Woman before her mask

There are many feelings, desires, intentions that for certain reasons make us ashamed and reject outright. They are parts of us that we are not willing to see; and to defend ourselves against this we use projection. We project onto other people what we are not willing to see in ourselves.

We have emotional reactions that activate projection, and they can be both positive and negative. In the positive you are reflecting on the other person with a part that you like about yourself, that you value and appreciate and of which you are not aware.

In the negative ones you are reflecting something that you censor yourself, a part of yourself that you do not like, doing everything possible to recognize it, which is an internal conflict that interferes in relationships.

It is always interesting to recognize our projections because we see how our attitudes and impressions towards people and the world around us are essentially the rejected ideas that we harbor towards ourselves.

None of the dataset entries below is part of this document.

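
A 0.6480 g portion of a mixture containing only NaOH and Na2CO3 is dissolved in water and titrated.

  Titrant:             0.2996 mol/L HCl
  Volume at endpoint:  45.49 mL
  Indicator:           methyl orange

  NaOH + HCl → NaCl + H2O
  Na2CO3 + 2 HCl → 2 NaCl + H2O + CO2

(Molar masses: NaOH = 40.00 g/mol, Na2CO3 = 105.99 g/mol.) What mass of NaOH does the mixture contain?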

The relationships you have say a lot about you

Where we least expect to find, it turns out that anyone can provide us with great love, beautiful company, and important learnings. We become demanding waiting for this to come to us from the outside, however, it is an internal matter. Everything that is meaningful to our lives appears when we are in a position to accommodate it.

Integrity, integrity and stability cannot be offered to us by anyone, and it is not fair for us to burden others with that responsibility. All of this comes from within us, and is facilitated through the relationships we maintain.